The fundamental step is to put yourself in the shoes of the clients, and figure out what they expect and regard as valuable. Then, of course, you provide it to them, but you also understand it so well that you can appropriately price this value that your service/product provides. Lastly, you deploy every single dollar of your marketing budget and tap into every available sales and engagement channel (direct, social media, traditional media) to tell the market about your value proposition.


They Understand Their Cost Structure

A customer asks for a 15% discount. Should a company just give the discount to keep the work? How does the company even know if the work is worth keeping? Good companies have excellent cost accounting for each service or product line. It is imperative to understand the variable and fixed costs of goods or services sold, but also (and perhaps more importantly), the allocation of fixed overhead, depreciation and financing costs to the product/service. Too many companies price based on a "contribution margin" basis. Just earn enough to cover the variable costs to contribute against fixed overheads because "this money is already sunk." It is impossible to create value without a pricing structure that covers all costs plus a markup that earns a return on capital that is commensurate with the risk of being in business.

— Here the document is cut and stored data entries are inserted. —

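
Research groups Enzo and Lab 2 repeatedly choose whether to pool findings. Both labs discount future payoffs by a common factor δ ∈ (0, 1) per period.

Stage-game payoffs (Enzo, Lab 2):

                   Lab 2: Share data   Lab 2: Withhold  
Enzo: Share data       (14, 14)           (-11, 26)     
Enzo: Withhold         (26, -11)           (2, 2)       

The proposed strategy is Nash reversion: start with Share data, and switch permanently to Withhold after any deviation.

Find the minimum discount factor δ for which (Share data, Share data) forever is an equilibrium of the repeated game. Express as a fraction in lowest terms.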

They Eliminate Non Core Product Lines

Once a company knows what it actually costs to provide its products or services, it can rank them all based on profitability. When companies conduct this exercise, they often see a very distinct 80/20 rule - 80% of the profit being generated by 20% of the services or products they offer. This is because most companies offer too many products, which end up consuming resources and requiring more overhead to maintain. They get away from their core services/products, which are often the most profitable, at the expense of service line growth.


They Audit Their Clients

Which companies ever "let go" clients? Valuable ones do. The same 80/20 rule applies to clients as it does to products - 80% of the profit is delivered by 20% of the clients. However, most companies dedicate the same or more time, effort and cost to the marginal 80% of the client base. It takes courage to "let go" clients that are not profitable, but valuable companies do it regularly since they understand that their resources are better deployed servicing and chasing after clients that deliver an adequate return.

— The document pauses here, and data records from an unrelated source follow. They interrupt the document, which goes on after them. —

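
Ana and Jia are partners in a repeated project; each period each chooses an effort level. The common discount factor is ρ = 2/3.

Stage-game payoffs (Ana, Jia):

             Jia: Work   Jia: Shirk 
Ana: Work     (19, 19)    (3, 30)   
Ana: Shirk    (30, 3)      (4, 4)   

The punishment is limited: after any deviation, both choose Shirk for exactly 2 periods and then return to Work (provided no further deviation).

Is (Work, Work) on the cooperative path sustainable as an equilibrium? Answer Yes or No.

A one-shot deviation gives 30 now, then 4 for 2 periods, then back to 19.
Gain from deviating: (30−19) today; loss: (19−4) in each of the next 2 periods.
No-deviation condition: (19−4)(ρ+…+ρ^2) ≥ 30−19, i.e. ρ+…+ρ^2 ≥ 11/15.
At ρ = 2/3: ρ+…+ρ^2 = 1.1111 ≥ 0.7333.
So cooperation is sustainable.

Yes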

They "Productize" Their Services

A lot of companies sell services by the hour. The challenge with this business model is how tough it is to make it scalable. A scalable business does not limit its revenue line by the time available. It eliminates time from the equation. For example, a financial consulting practice where the consultants charge by the hour can grow its revenue and be very profitable, but it is ultimately limited by the number of consultants in the firm and the time they put in. What if, rather than sell the consulting services, the firm packaged the service into an easy-to-follow, downloadable checklist or how-to book? The product sales would no longer be dependent on the consultants’ time.


So Grow, But Grow the Clean Revenue....

Smart buyers always review revenue to ensure the work is high quality. How repeatable is the work? Are the clients class A, B or C? How much of the growing revenue is consuming the most resources or generating low margins. Understandably, business owners may chase after any revenue in an effort to grow the company. However, it is OK to say "no" if you are not generating the right margin for your efforts or if the product simply utilizes more resources than it deserves in terms of its profitability. Valuable companies continuously review and tweak their service and product lines in a continuous drive to grow the bottom line rather than the top line.